Kazan nous immerge dans cette Amérique et montre le bouleversement provoqué par la crise de 1929 avec l'avant et l'après. Il dénonce aussi les conventions d'une époque et certaines influences qui peuvent se révéler néfaste, surtout lorsqu'un père tente de lui-même faire la vie de son fils. Visuellement c'est superbe, que ce soit grâce à la qualité de l'image ou de la reconstitution, intérieur et extérieur, de Kazan qui nous transporte dans le Kansas et capte la façon de vivre à ce moment-là.
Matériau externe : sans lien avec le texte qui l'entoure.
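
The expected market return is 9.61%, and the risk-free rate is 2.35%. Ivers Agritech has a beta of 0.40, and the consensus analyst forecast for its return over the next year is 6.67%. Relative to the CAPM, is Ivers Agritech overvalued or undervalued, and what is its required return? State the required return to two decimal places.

MRP = 9.61% − 2.35% = 7.26%
Required return = R_f + β·MRP = 2.35% + 0.40 × 7.26% = 5.25%
Forecast 6.67% > required 5.25% → the stock plots above the SML → undervalued.

Undervalued; required return 5.25%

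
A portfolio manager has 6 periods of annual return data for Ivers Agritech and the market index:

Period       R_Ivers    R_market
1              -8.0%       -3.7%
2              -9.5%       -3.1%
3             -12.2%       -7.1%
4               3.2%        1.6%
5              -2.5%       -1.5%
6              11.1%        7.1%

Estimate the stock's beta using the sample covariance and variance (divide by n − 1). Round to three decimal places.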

S'il y a bien une constante dans la filmographie d'Elia Kazan, c'est bien son exceptionnelle direction d'acteur et "Splendor in the Grass" ne déroge pas à la règle. Natalie Wood trouve là son meilleur rôle, d'abord jeune, belle, charmante et innocente puis sombrant peu à peu et montrant comment l'amour, un sentiment à la base si innocent, peut faire si mal. Elle rend son personnage attachant et son évolution bouleversante. Elia Kazan joua d'ailleurs avec sa peur naturelle de l'eau, notamment lors de la scène de bain. En face d'elle, Warren Beatty dans l'un de ses tout premiers rôles est excellent, d'abord pris sous l'autorité de son père et passant pour le fils modèle face à une sœur plus "libre" et enfin, en se rendant peu à peu compte de ses erreurs. Les seconds rôles ne sont pas négligés, loin de là et notamment Pat Hingle dans le rôle du père de Bud et Barbara Loden dans celui de sa sœur.
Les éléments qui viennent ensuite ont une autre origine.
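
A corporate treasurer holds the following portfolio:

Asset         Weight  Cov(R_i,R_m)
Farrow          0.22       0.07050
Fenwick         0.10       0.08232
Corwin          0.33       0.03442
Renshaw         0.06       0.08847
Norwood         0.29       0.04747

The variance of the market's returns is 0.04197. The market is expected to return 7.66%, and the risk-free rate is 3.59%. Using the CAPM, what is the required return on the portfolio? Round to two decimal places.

β_Farrow = 0.07050 / 0.04197 = 1.6798
β_Fenwick = 0.08232 / 0.04197 = 1.9614
β_Corwin = 0.03442 / 0.04197 = 0.8201
β_Renshaw = 0.08847 / 0.04197 = 2.1079
β_Norwood = 0.04747 / 0.04197 = 1.1310
β_P = Σ w_i β_i = 0.22×1.6798 + 0.10×1.9614 + 0.33×0.8201 + 0.06×2.1079 + 0.29×1.1310 = 1.2908
MRP = 7.66% − 3.59% = 4.07%
E(R_P) = R_f + β_P × MRP = 3.59% + 1.2908 × 4.07% = 8.84%

8.84%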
Porté par la magnifique et brillante Natalie Wood qui ne m'a jamais laissé indifférent, "Splendor in the Grass" m'a fortement marqué et pris aux tripes comme peu de films ont su le faire. Une oeuvre bouleversante où Elia Kazan montre à nouveau quel brillant metteur en scène il était.
C'était dans le cadre d'une nouvelle vision de certains films que je n'avais plus revu depuis mon inscription sur SC et finalement, il n'a jamais volé cette place dans mon top 10 films qu'il n'est pas prêt de quitter.